Rinderwahn kommt illegal

Exportverbot für britisches Rindfleisch wird unterlaufen. EU-Exporterlaubnis für Gelatine, Talg und Sperma soll gestoppt werden  ■ Aus Dublin Ralf Sotscheck

Das Exportverbot für Rindfleisch aus Großbritannien wird umgangen. Über Schottland und Irland gelangt das Fleisch nach Frankreich, von wo es mit gefälschten Gesundheitszeugnissen weiter nach Italien ausgeführt wird. Das behauptet jedenfalls der Staatssekretär im hessischen Ministerium für Frauen, Arbeit und Sozialordnung, Dietmar Glaßer (SPD). Er fuhr schwere Geschütze gegen die Kontrollstellen der EU und Großbritanniens auf.

„Sollten sich die Verdachtsmomente bewahrheiten, wäre dies ein weiterer schwerer Schlag gegen das Vertrauen und den Gesundheitsschutz der Verbraucherinnen und Verbraucher“, sagte Glaßer am Donnerstag abend. Woher er seine Informationen bezogen hatte, gab Glaßer nicht bekannt. Er betonte jedoch, daß es sich nicht um Einzelfälle handeln soll. Glaßer verlangt von der EU-Kommission, der Sache schleunigst auf den Grund zu gehen und nötigenfalls die Exporterlaubnis für Gelatine, Talg und Bullensperma rückgängig zu machen.
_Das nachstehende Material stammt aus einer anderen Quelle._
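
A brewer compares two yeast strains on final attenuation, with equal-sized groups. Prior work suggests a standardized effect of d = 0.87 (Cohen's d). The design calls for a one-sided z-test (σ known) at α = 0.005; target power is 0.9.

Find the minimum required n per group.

Set Φ(δ − 2.576) = 0.9; then δ − 2.576 = Φ⁻¹(0.9) = 1.282, giving δ = 3.857.
δ = d·√(n/2) ⇒ n = 2(δ/d)² = 2 × (3.857 / 0.87)² = 39.32.
Rounding up, n = 40 per group.

n = 40 per group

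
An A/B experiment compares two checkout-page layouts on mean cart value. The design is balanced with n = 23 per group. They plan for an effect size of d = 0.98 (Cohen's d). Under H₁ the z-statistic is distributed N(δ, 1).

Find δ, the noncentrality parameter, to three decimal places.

δ ≈ 3.323

The noncentrality parameter scales effect size by the design's sample-size factor: δ = d·√(n/2) = 0.98 × √(23/2) = 3.3233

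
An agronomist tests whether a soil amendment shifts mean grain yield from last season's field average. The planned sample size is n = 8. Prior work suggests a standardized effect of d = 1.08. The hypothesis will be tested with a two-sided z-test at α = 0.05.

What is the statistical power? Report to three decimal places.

Power ≈ 0.863

Noncentrality parameter: δ = d·√n = 1.08 × √8 = 3.0547
Two-sided α = 0.05 → critical value z_{0.025} = 1.960.
Power = Φ(δ − 1.960) + Φ(−δ − 1.960) = Φ(1.095) + Φ(-5.015) = 0.8632 + 0.0000 = 0.8632.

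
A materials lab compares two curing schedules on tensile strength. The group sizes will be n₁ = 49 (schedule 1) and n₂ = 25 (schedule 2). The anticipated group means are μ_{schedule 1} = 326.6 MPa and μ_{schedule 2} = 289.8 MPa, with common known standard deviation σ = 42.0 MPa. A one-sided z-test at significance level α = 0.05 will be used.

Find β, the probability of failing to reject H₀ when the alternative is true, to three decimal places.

Standardized effect: d = |μ_{schedule 1} − μ_{schedule 2}| / σ = |326.6 − 289.8| / 42.0 = 0.8762
Noncentrality parameter: δ = d / √(1/n₁ + 1/n₂) = 0.8762 / √(1/49 + 1/25) = 3.5649
Critical value for a one-sided test at α = 0.05: z_α = 1.645.
Power = P(Z > 1.645 − δ) = Φ(1.920) = 0.9726.
Type II error: β = 1 − power = 1 − 0.9726 = 0.0274.

β ≈ 0.027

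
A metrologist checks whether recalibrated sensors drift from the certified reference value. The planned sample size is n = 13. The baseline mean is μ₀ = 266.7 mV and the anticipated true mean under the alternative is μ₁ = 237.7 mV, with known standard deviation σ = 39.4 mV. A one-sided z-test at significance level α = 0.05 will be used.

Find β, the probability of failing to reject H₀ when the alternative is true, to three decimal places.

β ≈ 0.156

Standardized effect: d = |μ₁ − μ₀| / σ = |237.7 − 266.7| / 39.4 = 0.7360
Noncentrality parameter: λ = d·√n = 0.7360 × √13 = 2.6538
One-sided α = 0.05 → critical value z_{0.05} = 1.645.
Power = P(Z > 1.645 − λ) = Φ(1.009) = 0.8435.
Type II error: β = 1 − power = 1 − 0.8435 = 0.1565.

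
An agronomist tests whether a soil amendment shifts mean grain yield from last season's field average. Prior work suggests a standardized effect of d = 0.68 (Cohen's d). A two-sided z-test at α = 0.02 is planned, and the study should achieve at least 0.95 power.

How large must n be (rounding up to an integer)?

Set Φ(δ − 2.326) = 0.95; then δ − 2.326 = Φ⁻¹(0.95) = 1.645, giving δ = 3.971.
(The Φ(−δ − z_{α/2}) term is vanishingly small for δ > 0 and is dropped in the standard sample-size formula.)
δ = d·√n ⇒ n = (δ/d)² = (3.971 / 0.68)² = 34.11.
Rounding up, n = 35.

n = 35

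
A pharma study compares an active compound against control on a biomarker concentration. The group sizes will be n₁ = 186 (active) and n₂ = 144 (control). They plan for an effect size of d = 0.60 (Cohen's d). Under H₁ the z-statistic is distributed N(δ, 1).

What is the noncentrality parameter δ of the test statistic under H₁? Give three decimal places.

δ ≈ 5.405

The noncentrality parameter scales effect size by the design's sample-size factor: δ = d / √(1/n₁ + 1/n₂) = 0.60 / √(1/186 + 1/144) = 5.4055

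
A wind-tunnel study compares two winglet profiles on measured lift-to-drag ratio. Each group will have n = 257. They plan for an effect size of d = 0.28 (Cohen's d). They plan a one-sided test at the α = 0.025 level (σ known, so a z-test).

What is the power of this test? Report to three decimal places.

Noncentrality parameter: δ = d·√(n/2) = 0.28 × √(257/2) = 3.1740
One-sided α = 0.025 → critical value z_{0.025} = 1.960.
Power = Φ(δ − 1.960) = Φ(1.214) = 0.8876.

Power ≈ 0.888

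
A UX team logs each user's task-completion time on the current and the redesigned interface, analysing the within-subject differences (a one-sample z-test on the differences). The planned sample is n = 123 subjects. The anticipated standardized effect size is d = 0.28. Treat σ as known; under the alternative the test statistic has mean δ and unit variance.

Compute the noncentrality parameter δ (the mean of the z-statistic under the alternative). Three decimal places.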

Französische Untersuchungen, die gestern veröffentlicht wurden, haben ergeben, daß ein in Großbritannien geborener Makaken-Affe in Montpellier an einer Krankheit gestorben ist, die starke Ähnlichkeit mit dem neuen Typ des beim Menschen auftretenden Creutzfeldt-Jakob-Syndroms (CJS) hat. Bisher sind daran rund 20 Menschen gestorben. Der erste Fall wurde 1993 diagnostiziert. Seitdem hat sich die Zahl der Fälle jedes Jahr verdoppelt. Im Gegensatz zum bis dahin bekannten CJS-Typ ist die Inkubationszeit kürzer, der Krankheitsverlauf jedoch länger. Das durchschnittliche Todesalter liegt bei nur 27 Jahren, während es bei dem alten Typ bei 63 Jahren lag.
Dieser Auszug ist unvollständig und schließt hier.